Vermont’s Harvard Alumni Club Backs Fossil Fuel Divestment

We just got this great news in our inbox here at 350.org: the Harvard Radcliffe Club of Vermont, the alumni organization for the state, has officially backed fossil fuel divestment. They’re the first Harvard alumni club to support the cause, although we’re hoping that many more will follow.

If you’re a alumnus of a college or university, you can play a powerful role in helping your alma mater go fossil free. Now is a great time to get in touch with some fellow classmates, discuss fossil fuel divestment, and send a letter or two to your institution asking them to join the cause. After all, they’re probably asking you for your money — you have every right to ask them what they’re doing with theirs!

Here’s a press release from the club in Vermont:

HARVARD RADCLIFFE CLUB OF VERMONT BECOMES FIRST
HARVARD ALUMNI CLUB TO BACK FOSSIL FUEL DIVESTMENT

The Harvard Radcliffe Club of Vermont (HRVT) has a special holiday wish for Harvard University: divest now from fossil fuel companies. The Vermont group is the first Harvard alumni club to call for divestment.

Seventy-six percent of members who participated in a survey by the Harvard Radcliffe Club of Vermont backed divestment. The Vermont alumni are endorsing the campaign led by Divest Harvard (divestharvard.com), a coalition of students, faculty, staff and alumni. Members of the Harvard Radcliffe Club of Vermont are calling upon Harvard to “immediately freeze any new investments in fossil fuel companies; immediately divest direct holdings (currently $79.5 million) from the top 200 publicly traded fossil fuel companies; divest indirect holdings in the top 200 fossil fuel companies within five years and reinvest in socially responsible funds.”

“Harvard scientists have been leaders in warning about the threat of climate change. It’s time for Harvard to listen to its own experts and to redirect its investments toward companies that promote a sustainable environment and away from companies that are hastening climate change and sea level rise—which is an existential threat to Harvard, since much of its campus lies near sea level,” said Al Boright, Harvard Class of 1968, who is president of the Harvard Radcliffe Club of Vermont. The club, which currently has 276 members, includes Vermont residents who have been students at Harvard, Radcliffe (Harvard’s former sister school), and Harvard graduate schools.

The survey by the Harvard Radcliffe Club of Vermont follows a series of information sessions that the group has held on the issues of climate change, sea level rise at Harvard, and divestment. Meetings have included discussions with Harvard alumni Bill McKibben, a Vermont resident and co-founder of 350.org, and Jonathan Lash, Vermont’s former Secretary of Natural Resources who is now president of Hampshire College, which endorses divestment.

Divest Harvard is one of over 400 campaigns at universities across the nation to call for divestment from fossil fuel companies. Over 200 Harvard faculty members have also called upon the university to divest.

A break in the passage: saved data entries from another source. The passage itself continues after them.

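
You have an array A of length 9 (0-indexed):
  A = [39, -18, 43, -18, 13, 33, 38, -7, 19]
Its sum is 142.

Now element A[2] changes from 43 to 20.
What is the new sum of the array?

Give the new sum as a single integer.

Answer: 119

Derivation:
Old value at index 2: 43
New value at index 2: 20
Delta = 20 - 43 = -23
New sum = old_sum + delta = 142 + (-23) = 119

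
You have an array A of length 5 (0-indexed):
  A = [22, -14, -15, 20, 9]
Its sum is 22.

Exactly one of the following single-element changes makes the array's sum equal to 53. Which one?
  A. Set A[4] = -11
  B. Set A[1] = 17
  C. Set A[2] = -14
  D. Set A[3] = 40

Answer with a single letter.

Answer: B

Derivation:
Option A: A[4] 9->-11, delta=-20, new_sum=22+(-20)=2
Option B: A[1] -14->17, delta=31, new_sum=22+(31)=53 <-- matches target
Option C: A[2] -15->-14, delta=1, new_sum=22+(1)=23
Option D: A[3] 20->40, delta=20, new_sum=22+(20)=42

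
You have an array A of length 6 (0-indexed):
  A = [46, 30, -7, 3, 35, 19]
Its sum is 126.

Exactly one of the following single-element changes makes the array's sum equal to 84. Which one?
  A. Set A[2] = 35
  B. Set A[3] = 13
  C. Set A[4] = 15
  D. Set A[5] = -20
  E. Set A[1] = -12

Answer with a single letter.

Answer: E

Derivation:
Option A: A[2] -7->35, delta=42, new_sum=126+(42)=168
Option B: A[3] 3->13, delta=10, new_sum=126+(10)=136
Option C: A[4] 35->15, delta=-20, new_sum=126+(-20)=106
Option D: A[5] 19->-20, delta=-39, new_sum=126+(-39)=87
Option E: A[1] 30->-12, delta=-42, new_sum=126+(-42)=84 <-- matches target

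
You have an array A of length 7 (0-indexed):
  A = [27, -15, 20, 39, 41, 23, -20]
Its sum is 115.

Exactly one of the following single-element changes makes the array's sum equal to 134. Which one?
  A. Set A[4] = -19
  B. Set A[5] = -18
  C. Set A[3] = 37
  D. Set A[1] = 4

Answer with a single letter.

Option A: A[4] 41->-19, delta=-60, new_sum=115+(-60)=55
Option B: A[5] 23->-18, delta=-41, new_sum=115+(-41)=74
Option C: A[3] 39->37, delta=-2, new_sum=115+(-2)=113
Option D: A[1] -15->4, delta=19, new_sum=115+(19)=134 <-- matches target

Answer: D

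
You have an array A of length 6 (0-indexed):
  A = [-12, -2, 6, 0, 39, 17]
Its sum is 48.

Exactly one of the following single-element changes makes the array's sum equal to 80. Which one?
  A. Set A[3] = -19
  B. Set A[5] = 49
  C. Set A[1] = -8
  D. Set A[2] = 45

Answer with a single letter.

Option A: A[3] 0->-19, delta=-19, new_sum=48+(-19)=29
Option B: A[5] 17->49, delta=32, new_sum=48+(32)=80 <-- matches target
Option C: A[1] -2->-8, delta=-6, new_sum=48+(-6)=42
Option D: A[2] 6->45, delta=39, new_sum=48+(39)=87

Answer: B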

“As Harvard alumni, we urge our alma mater to take a leadership role in addressing the greatest crisis of our time,” says HRVT board member Don Hooper, Harvard Class of 1968, and Vermont’s former Secretary of State. “Just as Harvard partially divested from apartheid South Africa a generation ago, Vermont alumni have made it clear that divesting from fossil fuel companies is today’s urgent moral and financial imperative.”